School District 83 trustees opened discussion on mandatory vaccination of school district staff at their Oct. 19 board meeting. (File photo)

School District 83 trustees opened discussion on mandatory vaccination of school district staff at their Oct. 19 board meeting. (File photo)

North Okanagan-Shuswap school trustees open discussion on mandatory vaccination of staff

Board asks staff to prepare information

The topic of mandatory vaccination for School District 83 staff was broached at the Oct. 19 school board meeting.

During the meeting, secretary treasurer Dale Culler noted how over the past number of weeks, the topic of mandatory vaccinations has come up for the school district and businesses across the province. Despite Premier John Horgan being asked to make a decision on the issue that would be effective provincewide, he recently announced a decision on mandatory vaccination would be up to school boards.

Culler explained this raised additional questions and concerns by the B.C. School Trustees Association on behalf of school boards.
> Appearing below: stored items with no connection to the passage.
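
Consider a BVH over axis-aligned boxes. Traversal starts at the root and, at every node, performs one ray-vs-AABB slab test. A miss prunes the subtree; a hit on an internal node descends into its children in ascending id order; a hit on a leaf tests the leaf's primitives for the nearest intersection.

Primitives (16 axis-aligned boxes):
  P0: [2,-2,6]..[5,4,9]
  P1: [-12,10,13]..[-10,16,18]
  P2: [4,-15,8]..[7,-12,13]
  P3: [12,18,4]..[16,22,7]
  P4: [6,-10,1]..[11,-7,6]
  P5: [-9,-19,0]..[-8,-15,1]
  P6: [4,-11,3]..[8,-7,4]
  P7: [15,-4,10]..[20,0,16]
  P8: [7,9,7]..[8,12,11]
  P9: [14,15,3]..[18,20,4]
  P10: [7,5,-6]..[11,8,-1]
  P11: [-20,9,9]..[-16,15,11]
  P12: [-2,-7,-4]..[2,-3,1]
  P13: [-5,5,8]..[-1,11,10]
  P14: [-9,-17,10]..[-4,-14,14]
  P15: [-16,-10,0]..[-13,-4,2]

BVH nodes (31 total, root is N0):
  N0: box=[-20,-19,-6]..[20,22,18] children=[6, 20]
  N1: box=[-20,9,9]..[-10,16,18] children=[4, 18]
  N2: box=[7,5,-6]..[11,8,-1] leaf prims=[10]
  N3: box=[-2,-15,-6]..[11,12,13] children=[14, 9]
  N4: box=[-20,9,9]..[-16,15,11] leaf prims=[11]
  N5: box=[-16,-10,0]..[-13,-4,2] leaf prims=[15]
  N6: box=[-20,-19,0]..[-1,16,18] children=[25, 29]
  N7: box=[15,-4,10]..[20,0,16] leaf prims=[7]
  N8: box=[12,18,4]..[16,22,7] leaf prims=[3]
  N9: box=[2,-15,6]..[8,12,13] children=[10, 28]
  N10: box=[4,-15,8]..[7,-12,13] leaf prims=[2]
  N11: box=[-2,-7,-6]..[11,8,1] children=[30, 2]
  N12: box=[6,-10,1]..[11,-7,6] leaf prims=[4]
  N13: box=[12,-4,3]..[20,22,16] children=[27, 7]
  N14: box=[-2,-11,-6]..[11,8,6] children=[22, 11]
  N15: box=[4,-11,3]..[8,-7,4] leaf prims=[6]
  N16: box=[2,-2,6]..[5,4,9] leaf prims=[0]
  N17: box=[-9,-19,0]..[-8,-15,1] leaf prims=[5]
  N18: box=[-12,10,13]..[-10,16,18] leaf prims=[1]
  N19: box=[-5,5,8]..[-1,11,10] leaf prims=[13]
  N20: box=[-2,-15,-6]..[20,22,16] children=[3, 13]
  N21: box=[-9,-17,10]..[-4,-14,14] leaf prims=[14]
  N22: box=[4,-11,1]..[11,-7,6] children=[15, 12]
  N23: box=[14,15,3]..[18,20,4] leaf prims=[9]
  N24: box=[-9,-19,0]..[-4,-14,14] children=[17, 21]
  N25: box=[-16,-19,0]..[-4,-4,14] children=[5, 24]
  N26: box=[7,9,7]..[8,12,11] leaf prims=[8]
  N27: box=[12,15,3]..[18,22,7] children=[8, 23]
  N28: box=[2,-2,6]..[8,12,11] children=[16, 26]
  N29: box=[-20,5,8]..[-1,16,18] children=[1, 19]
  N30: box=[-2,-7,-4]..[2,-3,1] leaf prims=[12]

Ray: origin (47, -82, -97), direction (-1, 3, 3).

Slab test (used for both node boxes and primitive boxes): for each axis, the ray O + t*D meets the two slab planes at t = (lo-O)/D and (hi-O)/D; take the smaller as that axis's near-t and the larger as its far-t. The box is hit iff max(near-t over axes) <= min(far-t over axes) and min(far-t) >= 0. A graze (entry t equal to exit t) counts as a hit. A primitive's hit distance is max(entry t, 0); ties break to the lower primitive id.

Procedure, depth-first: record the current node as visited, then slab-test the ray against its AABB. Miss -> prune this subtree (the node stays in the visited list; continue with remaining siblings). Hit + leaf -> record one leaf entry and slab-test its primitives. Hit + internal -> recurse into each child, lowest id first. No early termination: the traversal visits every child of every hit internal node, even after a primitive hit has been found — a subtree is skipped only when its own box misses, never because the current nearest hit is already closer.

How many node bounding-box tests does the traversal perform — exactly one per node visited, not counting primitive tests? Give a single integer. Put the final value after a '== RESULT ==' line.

Traverse from the root:
N0 x:[27,67] y:[21,104/3] z:[91/3,115/3] -> hit [91/3,104/3], descend [6, 20]
  N6 x:[48,67] y:[21,98/3] z:[97/3,115/3] -> miss, prune
  N20 x:[27,49] y:[67/3,104/3] z:[91/3,113/3] -> hit [91/3,104/3], descend [3, 13]
    N3 x:[36,49] y:[67/3,94/3] z:[91/3,110/3] -> miss, prune
    N13 x:[27,35] y:[26,104/3] z:[100/3,113/3] -> hit [100/3,104/3], descend [7, 27]
      N7 x:[27,32] y:[26,82/3] z:[107/3,113/3] -> miss, prune
      N27 x:[29,35] y:[97/3,104/3] z:[100/3,104/3] -> hit [100/3,104/3], descend [8, 23]
        N8 x:[31,35] y:[100/3,104/3] z:[101/3,104/3] -> hit [101/3,104/3] leaf, test {P3@t=101/3}
        N23 x:[29,33] y:[97/3,34] z:[100/3,101/3] -> miss, prune

order=[0, 6, 20, 3, 13, 7, 27, 8, 23]  |boxes|=9  |leaves|=1  hit=P3

== RESULT ==
9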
In response, he said Education Minister Jennifer Whiteside put together an ad hoc committee to consider what taking the mandatory vaccination route might look like for school boards. He added the BC Public School Employer’s Association (BCPSEA) is pursuing legal opinions and a possible framework.
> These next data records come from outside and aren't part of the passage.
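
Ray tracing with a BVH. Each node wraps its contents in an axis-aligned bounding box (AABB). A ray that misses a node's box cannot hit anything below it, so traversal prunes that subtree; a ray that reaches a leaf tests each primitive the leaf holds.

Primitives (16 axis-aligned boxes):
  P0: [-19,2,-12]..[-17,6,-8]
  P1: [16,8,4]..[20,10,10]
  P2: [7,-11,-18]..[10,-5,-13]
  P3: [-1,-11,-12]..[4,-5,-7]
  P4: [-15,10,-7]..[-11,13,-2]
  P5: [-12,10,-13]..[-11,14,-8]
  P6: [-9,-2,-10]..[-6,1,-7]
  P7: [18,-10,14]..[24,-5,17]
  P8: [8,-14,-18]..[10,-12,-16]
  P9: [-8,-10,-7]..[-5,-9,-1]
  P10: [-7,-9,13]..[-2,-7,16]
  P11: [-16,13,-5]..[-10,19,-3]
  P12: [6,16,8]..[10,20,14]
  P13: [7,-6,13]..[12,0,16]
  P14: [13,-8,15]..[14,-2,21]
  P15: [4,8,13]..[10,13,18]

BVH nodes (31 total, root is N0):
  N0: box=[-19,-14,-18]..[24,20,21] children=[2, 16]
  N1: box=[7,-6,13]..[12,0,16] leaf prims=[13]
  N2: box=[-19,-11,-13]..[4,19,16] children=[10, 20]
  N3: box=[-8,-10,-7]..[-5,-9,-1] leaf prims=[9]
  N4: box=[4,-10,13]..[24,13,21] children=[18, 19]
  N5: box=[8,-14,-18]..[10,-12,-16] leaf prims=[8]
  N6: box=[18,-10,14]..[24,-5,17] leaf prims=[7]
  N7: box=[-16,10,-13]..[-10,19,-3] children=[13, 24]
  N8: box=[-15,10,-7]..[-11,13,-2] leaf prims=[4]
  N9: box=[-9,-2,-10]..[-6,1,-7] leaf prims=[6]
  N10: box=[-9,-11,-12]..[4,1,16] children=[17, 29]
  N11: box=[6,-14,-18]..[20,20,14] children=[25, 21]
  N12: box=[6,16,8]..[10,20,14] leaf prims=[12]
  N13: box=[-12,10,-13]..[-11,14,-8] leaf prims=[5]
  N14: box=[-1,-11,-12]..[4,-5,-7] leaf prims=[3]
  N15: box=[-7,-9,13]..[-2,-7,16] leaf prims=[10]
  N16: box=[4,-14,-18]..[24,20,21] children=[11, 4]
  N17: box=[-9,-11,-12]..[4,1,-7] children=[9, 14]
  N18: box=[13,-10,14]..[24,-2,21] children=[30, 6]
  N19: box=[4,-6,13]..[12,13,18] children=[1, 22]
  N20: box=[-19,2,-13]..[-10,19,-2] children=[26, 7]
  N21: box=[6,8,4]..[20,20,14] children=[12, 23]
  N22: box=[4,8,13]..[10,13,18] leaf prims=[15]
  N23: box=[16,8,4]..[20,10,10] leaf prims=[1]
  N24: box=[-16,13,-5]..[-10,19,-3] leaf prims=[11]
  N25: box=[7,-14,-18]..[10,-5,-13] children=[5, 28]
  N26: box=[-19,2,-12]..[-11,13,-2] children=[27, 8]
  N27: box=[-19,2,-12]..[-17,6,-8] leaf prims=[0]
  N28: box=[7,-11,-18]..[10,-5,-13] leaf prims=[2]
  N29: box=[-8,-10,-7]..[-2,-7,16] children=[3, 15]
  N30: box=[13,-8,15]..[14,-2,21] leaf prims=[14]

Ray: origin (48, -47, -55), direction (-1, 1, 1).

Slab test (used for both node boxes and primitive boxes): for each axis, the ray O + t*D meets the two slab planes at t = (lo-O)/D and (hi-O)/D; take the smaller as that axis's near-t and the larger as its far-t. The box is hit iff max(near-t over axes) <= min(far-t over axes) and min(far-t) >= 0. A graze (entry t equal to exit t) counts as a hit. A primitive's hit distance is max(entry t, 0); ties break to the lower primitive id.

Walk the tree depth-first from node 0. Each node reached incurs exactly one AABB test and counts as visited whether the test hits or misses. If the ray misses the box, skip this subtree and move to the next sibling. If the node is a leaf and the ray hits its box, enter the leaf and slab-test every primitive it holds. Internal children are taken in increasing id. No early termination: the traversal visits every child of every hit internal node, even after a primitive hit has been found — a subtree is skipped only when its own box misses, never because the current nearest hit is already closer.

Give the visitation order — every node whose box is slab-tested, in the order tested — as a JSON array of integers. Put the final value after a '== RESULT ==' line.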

Culler noted that at a recent meeting attended by board chairs, superintendents and secretary treasurers, they had the opportunity to hear from the ministry and the people on the ad hoc committee.

“They are asking boards to be patient but united,” said Culler. “Hopefully the information will be available for boards to consider soon.”
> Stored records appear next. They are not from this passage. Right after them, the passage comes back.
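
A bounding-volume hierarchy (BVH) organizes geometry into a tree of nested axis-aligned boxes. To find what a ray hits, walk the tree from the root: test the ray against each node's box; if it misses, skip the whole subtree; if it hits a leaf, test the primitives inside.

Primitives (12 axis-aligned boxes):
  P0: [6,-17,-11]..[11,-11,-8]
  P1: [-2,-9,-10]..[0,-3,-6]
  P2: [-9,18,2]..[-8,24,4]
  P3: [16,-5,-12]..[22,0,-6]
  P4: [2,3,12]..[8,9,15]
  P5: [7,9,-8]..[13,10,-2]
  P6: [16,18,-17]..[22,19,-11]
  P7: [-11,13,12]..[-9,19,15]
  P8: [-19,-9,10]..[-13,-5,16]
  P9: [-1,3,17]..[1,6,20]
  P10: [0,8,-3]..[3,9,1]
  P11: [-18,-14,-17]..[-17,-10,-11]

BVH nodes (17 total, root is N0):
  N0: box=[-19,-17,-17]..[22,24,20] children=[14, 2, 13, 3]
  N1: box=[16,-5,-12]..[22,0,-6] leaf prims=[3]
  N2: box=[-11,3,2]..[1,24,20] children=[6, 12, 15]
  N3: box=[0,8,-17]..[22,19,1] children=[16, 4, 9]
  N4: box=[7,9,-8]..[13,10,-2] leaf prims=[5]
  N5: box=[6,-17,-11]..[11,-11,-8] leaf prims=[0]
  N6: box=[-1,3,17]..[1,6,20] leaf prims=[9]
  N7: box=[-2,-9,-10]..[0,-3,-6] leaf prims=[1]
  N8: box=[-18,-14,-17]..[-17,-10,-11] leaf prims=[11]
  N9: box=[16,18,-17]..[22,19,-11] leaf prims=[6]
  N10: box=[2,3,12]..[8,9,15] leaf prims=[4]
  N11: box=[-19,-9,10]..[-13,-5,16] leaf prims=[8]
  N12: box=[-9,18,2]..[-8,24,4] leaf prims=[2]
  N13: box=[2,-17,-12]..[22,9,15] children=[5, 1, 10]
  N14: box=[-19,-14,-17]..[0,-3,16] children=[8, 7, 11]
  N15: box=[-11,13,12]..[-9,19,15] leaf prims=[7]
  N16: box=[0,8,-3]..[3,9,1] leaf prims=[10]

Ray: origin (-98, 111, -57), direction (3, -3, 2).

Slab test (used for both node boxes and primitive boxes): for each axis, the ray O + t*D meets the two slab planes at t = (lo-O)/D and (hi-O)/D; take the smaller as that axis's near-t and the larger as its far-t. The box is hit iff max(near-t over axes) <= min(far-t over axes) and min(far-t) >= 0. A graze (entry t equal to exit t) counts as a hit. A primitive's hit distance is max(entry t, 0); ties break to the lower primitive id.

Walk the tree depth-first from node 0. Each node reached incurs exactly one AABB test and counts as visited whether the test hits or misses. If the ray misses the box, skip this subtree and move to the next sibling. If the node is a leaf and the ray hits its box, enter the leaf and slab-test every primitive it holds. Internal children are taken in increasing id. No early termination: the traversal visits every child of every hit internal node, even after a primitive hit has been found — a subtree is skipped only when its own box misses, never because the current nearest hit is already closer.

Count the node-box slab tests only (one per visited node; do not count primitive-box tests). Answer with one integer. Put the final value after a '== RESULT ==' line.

Walk:
N0 x:[79/3,40] y:[29,128/3] z:[20,77/2] -> hit [29,77/2], descend [2, 3, 13, 14]
  N2 x:[29,33] y:[29,36] z:[59/2,77/2] -> hit [59/2,33], descend [6, 12, 15]
    N6 x:[97/3,33] y:[35,36] z:[37,77/2] -> miss, prune
    N12 x:[89/3,30] y:[29,31] z:[59/2,61/2] -> hit [89/3,30] leaf, test {P2@t=89/3}
    N15 x:[29,89/3] y:[92/3,98/3] z:[69/2,36] -> miss, prune
  N3 x:[98/3,40] y:[92/3,103/3] z:[20,29] -> miss, prune
  N13 x:[100/3,40] y:[34,128/3] z:[45/2,36] -> hit [34,36], descend [1, 5, 10]
    N1 x:[38,40] y:[37,116/3] z:[45/2,51/2] -> miss, prune
    N5 x:[104/3,109/3] y:[122/3,128/3] z:[23,49/2] -> miss, prune
    N10 x:[100/3,106/3] y:[34,36] z:[69/2,36] -> hit [69/2,106/3] leaf, test {P4@t=69/2}
  N14 x:[79/3,98/3] y:[38,125/3] z:[20,73/2] -> miss, prune

Visited [0, 2, 6, 12, 15, 3, 13, 1, 5, 10, 14]. Tests: 11 box, 2 leaf. Nearest: P2.

== RESULT ==
11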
Read more: Mandatory vaccination for B.C. school staff up to boards, says B.C. premier

Read more: Modelling shows COVID-19 cases stabilizing in B.C., but children now most at risk

School board chair Amanda Krebs also attended the meeting, and said Whiteside stressed nothing should be done without first consulting the local provincial health officer. She said legal advice was being sought on whether trustees could even vote on mandatory vaccination – if they could be deemed in conflict depending on if they or their spouse is part of a union. She said the board shouldn’t even debate the matter until they had received that legal advice.

“Minister Whiteside… asked us not to make a decision until we had those guidelines and framework in front of us. As much as people wanted to jump in and do this right away, we should all have the same reference,” said Krebs.

Trustee Tennile Lachmuth agreed that waiting for the information was the right choice but felt local preparation should be done so at the next board meeting trustees would be prepared to have the conversation. She asked that the board direct staff to develop a draft policy for mandatory vaccinations in the school district.

After discussion, this was amended to staff preparing a briefing note for the board.